SEATTLE -- There’s no question that the No. 51 will eventually be retired by the Mariners, almost certainly as the next jersey to be hung on T-Mobile Park’s center-field façade next to Ken Griffey Jr.’s No. 24 and Edgar Martinez’s No. 11.
The only question, it seems, is how soon 51 finds its way to the wall and whether it will first be raised for Randy Johnson, Ichiro Suzuki, or both at the same time.
Like all Major League teams, the Mariners have high standards for choosing when to retire a number. No number can be retired until the player who wore it has been voted on once for the National Baseball Hall of Fame, which essentially means six years after retirement from MLB. Additionally, that player must have “come close” to being elected into Cooperstown and have spent at least a “substantial portion of his career” with the Mariners.
Griffey and Martinez are the only Mariners to meet those standards to date. But Ichiro certainly checks those boxes and will undoubtedly be a first-ballot Hall of Famer and go into Cooperstown wearing a Mariners cap when he becomes eligible in 2025.
Having spent 14 of his 19 Major League seasons with Seattle and earned all 10 of his All-Star and Gold Glove Award selections as well as his AL MVP and Rookie of the Year Awards with the Mariners, Ichiro is a slam dunk to have his No. 51 retired by the club that still employs him as a special assistant to the chairman and outfield coach.
But how does the "Big Unit" fit into the equation, given he wore the same digits before Ichiro?
Johnson already has been elected into the National Baseball Hall of Fame, as a first-ballot selection in 2015. He also is one of nine members of the Mariners Hall of Fame, having been inducted in '12, two years after he retired.
The lanky lefty had his greatest success with the D-backs.
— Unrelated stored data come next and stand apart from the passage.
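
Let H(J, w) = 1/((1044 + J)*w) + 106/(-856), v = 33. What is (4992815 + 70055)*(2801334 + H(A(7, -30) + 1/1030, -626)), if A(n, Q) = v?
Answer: 1053836119566040444559595/74303869402 ≈ 1.4183e+13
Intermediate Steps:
A(n, Q) = 33
H(J, w) = -53/428 + 1/(w*(1044 + J)) (H(J, w) = 1/(w*(1044 + J)) + 106*(-1/856) = 1/(w*(1044 + J)) - 53/428 = -53/428 + 1/(w*(1044 + J)))
(4992815 + 70055)*(2801334 + H(A(7, -30) + 1/1030, -626)) = (4992815 + 70055)*(2801334 + (1/428)*(428 - 55332*(-626) - 53*(33 + 1/1030)*(-626))/(-626*(1044 + (33 + 1/1030)))) = 5062870*(2801334 + (1/428)*(-1/626)*(428 + 34637832 - 53*(33 + 1/1030)*(-626))/(1044 + (33 + 1/1030))) = 5062870*(2801334 + (1/428)*(-1/626)*(428 + 34637832 - 53*33991/1030*(-626))/(1044 + 33991/1030)) = 5062870*(2801334 + (1/428)*(-1/626)*(428 + 34637832 + 563876699/515)/(1109311/1030)) = 5062870*(2801334 + (1/428)*(-1/626)*(1030/1109311)*(18402580599/515)) = 5062870*(2801334 - 18402580599/148607738804) = 5062870*(416299892972183937/148607738804) = 1053836119566040444559595/74303869402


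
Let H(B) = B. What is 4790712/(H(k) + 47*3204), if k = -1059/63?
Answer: 100604952/3161995 ≈ 31.817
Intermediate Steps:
k = -353/21 (k = -1059*1/63 = -353/21 ≈ -16.810)
4790712/(H(k) + 47*3204) = 4790712/(-353/21 + 47*3204) = 4790712/(-353/21 + 150588) = 4790712/(3161995/21) = 4790712*(21/3161995) = 100604952/3161995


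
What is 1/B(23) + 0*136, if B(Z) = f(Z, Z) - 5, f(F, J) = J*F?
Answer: 1/524 ≈ 0.0019084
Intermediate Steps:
f(F, J) = F*J
B(Z) = -5 + Z² (B(Z) = Z*Z - 5 = Z² - 5 = -5 + Z²)
1/B(23) + 0*136 = 1/(-5 + 23²) + 0*136 = 1/(-5 + 529) + 0 = 1/524 + 0 = 1/524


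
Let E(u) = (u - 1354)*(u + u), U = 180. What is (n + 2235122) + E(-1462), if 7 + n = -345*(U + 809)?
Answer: 10127894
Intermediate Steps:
n = -341212 (n = -7 - 345*(180 + 809) = -7 - 345*989 = -7 - 341205 = -341212)
E(u) = 2*u*(-1354 + u) (E(u) = (-1354 + u)*(2*u) = 2*u*(-1354 + u))
(n + 2235122) + E(-1462) = (-341212 + 2235122) + 2*(-1462)*(-1354 - 1462) = 1893910 + 2*(-1462)*(-2816) = 1893910 + 8233984 = 10127894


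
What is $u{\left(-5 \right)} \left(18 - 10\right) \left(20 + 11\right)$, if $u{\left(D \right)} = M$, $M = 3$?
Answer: $744$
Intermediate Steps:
$u{\left(D \right)} = 3$
$u{\left(-5 \right)} \left(18 - 10\right) \left(20 + 11\right) = 3 \left(18 - 10\right) \left(20 + 11\right) = 3 \left(18 - 10\right) 31 = 3 \cdot 8 \cdot 31 = 24 \cdot 31 = 744$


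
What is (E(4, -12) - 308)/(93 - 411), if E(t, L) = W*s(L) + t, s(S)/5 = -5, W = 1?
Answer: 329/318 ≈ 1.0346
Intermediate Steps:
s(S) = -25 (s(S) = 5*(-5) = -25)
E(t, L) = -25 + t (E(t, L) = 1*(-25) + t = -25 + t)
(E(4, -12) - 308)/(93 - 411) = ((-25 + 4) - 308)/(93 - 411) = (-21 - 308)/(-318) = -329*(-1/318) = 329/318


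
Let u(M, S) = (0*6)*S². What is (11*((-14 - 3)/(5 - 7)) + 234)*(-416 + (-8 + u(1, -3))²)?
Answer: -115280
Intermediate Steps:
u(M, S) = 0 (u(M, S) = 0*S² = 0)
(11*((-14 - 3)/(5 - 7)) + 234)*(-416 + (-8 + u(1, -3))²) = (11*((-14 - 3)/(5 - 7)) + 234)*(-416 + (-8 + 0)²) = (11*(-17/(-2)) + 234)*(-416 + (-8)²) = (11*(-17*(-½)) + 234)*(-416 + 64) = (11*(17/2) + 234)*(-352) = (187/2 + 234)*(-352) = (655/2)*(-352) = -115280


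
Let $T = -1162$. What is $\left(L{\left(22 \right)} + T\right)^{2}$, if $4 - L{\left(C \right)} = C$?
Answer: $1392400$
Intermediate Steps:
$L{\left(C \right)} = 4 - C$
$\left(L{\left(22 \right)} + T\right)^{2} = \left(\left(4 - 22\right) - 1162\right)^{2} = \left(-18 - 1162\right)^{2} = \left(-1180\right)^{2} = 1392400$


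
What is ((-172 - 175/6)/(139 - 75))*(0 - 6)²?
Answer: -3621/32 ≈ -113.16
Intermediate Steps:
((-172 - 175/6)/(139 - 75))*(0 - 6)² = ((-172 - 175*⅙)/64)*(-6)² = ((-172 - 175/6)*(1/64))*36 = -1207/6*1/64*36 = -1207/384*36 = -3621/32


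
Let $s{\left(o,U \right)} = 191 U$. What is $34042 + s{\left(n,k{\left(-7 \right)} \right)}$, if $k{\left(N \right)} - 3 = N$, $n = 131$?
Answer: $33278$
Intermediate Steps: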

He won four of his five Cy Young Awards and a World Series MVP Award and championship during his eight seasons in Arizona. Plus, he’s wearing a D-backs hat on his Hall of Fame plaque in Cooperstown.
But Johnson played 10 seasons in Seattle and won more games (a 130-74 record) with the Mariners than he did with the D-backs (118-62). He also won his first Cy Young Award while with the Mariners, made five of his 10 career All-Star teams and threw a no-hitter in a Seattle uniform.
So a strong case can certainly be made that Johnson deserves to have his No. 51 retired in Seattle, just as it has already been with the D-backs, and it’s possible the Mariners could do that without waiting for Ichiro’s time to come in five years if Johnson is amenable.
Three MLB teams have retired two players with the same number. The Yankees retired No. 8 for catchers Yogi Berra and Bill Dickey on the same date in 1972. The Cubs retired No. 31 for standout pitchers Ferguson Jenkins and Greg Maddux at the same time in 2009.
But the Nationals/Expos retired outfielder Rusty Staub’s No. 10 in 1993, then retired Andre Dawson’s No. 10 four years later. Dawson was playing for the Red Sox in '93, so the Expos couldn’t retire his number until his 21-year career ended in ’96.
So there is precedent for a team to retire two players with the same number, as well as doing so in separate ceremonies and seasons if needed.
Ichiro has always expressed gratitude to Johnson for allowing him to wear No. 51 during his Mariners tenure, which began three years after Johnson was traded to the Astros in 1998.
"Randy is a great pitcher, and he was a Mariner, and he wore No. 51 before me,” Ichiro said during his rookie season in 2001. “One of the things I always keep in my mind is to keep this number with dignity. I play with the Mariners with No. 51 with dignity because I inherited good things from Randy with the number 51."
Ichiro got an infield single off Johnson in the 2001 All-Star Game and hit .444 (8-for-18) with a double off him during regular-season meetings over the course of their careers.
So while the two have never played on the same team, they have shared a number and amazing success over lengthy MLB tenures. Now the question is whether they’ll someday share a retired number in Seattle, or perhaps even a number retirement ceremony in five years.